Commission staff does not anticipate that compliance with the amendments will require any new capital or other non-labor expenditures. The amendments provide a simple and concise model notice that creditors may use to comply, and as creditors already are providing risk-based pricing notices to consumers under the FCRA, they already have the necessary resources to generate and distribute these notices. Thus, any capital or non-labor costs associated with compliance would be negligible.


  1. Estimated Cost to the Federal Government


Commission staff believes that the cost to the FTC for administering the amendments to the risk-based pricing regulations will be de minimis. Accordingly, the Commission staff retains its preceding estimate of $18,795 per year as the cost to the government to implement the final risk-based pricing regulations. This represents one- tenth of an attorney work year, and includes employee benefits.


  1. Program Changes or Adjustments


The amendments implement the requirements of the Dodd-Frank Act which require creditors to disclose in risk-based pricing notices a credit score used in making a credit decision, along with certain additional information relating to the credit score. The amended regulations add these new content requirements to risk-based pricing notices. The amendments also add new model notices incorporating the credit score disclosure that creditors may use to comply with the regulations. The estimated incremental burden of these amendments is noted in item #12 above.


As discussed in more detail in response to item 8 above, the Agencies have adjusted upward from the March 15, 2011 notice of proposed rulemaking their estimate (from 16 hours to 32 hours) of the time needed for affected entities to update their systems to incorporate the amendments’ requirements and to coordinate with consumer reporting agencies as necessary. Estimated labor costs increased proportionately.


  1. Publishing Results of the Collection of Information


There are no plans to publish any information for statistical use.


  1. Display of Expiration Date for OMB Approval


Not applicable.
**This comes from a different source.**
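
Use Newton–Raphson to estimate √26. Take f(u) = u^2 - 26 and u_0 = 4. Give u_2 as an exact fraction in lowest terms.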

The assigned OMB control number and current date of expiring clearance will appear in the final rulemaking.


  1. Exceptions to the Certification for PRA Submissions


Not applicable.

1 Section 311 of the FACT Act amended the Fair Credit Reporting Act (“FCRA”), 15 U.S.C. 1681 et seq., to require the Agencies to jointly prescribe rules to implement its risk-based pricing provisions.

2 This estimate derives in part from an analysis of the figures obtained from the North American Industry Classification System (NAICS) Association’s database of U.S. businesses. See http://www.naics.com/search.htm. Commission staff identified categories of entities under its jurisdiction that also directly provide credit to consumers. Those categories include retail, vehicle dealers, consumer lenders, and utilities. The estimate also includes state-chartered credit unions, which are subject to the Commission’s jurisdiction. See 15 U.S.C. 1681s. For the latter category, Commission staff relied on estimates from the Credit Union National Association for the number of non-federal credit unions. See http://www.ncua.gov/news/quick_facts/Facts2007.pdf. For purposed of estimating the burden, Commission staff made the conservative assumption that all of the included entities engage in risk-based pricing and use a credit score in making the credit decision requiring a risk-based pricing notice.


3 This cost is derived from the median hourly wage for management occupations found in the May 2009 National Occupational Employment and Wage Estimates of the Bureau of Labor Statistics, Table 1.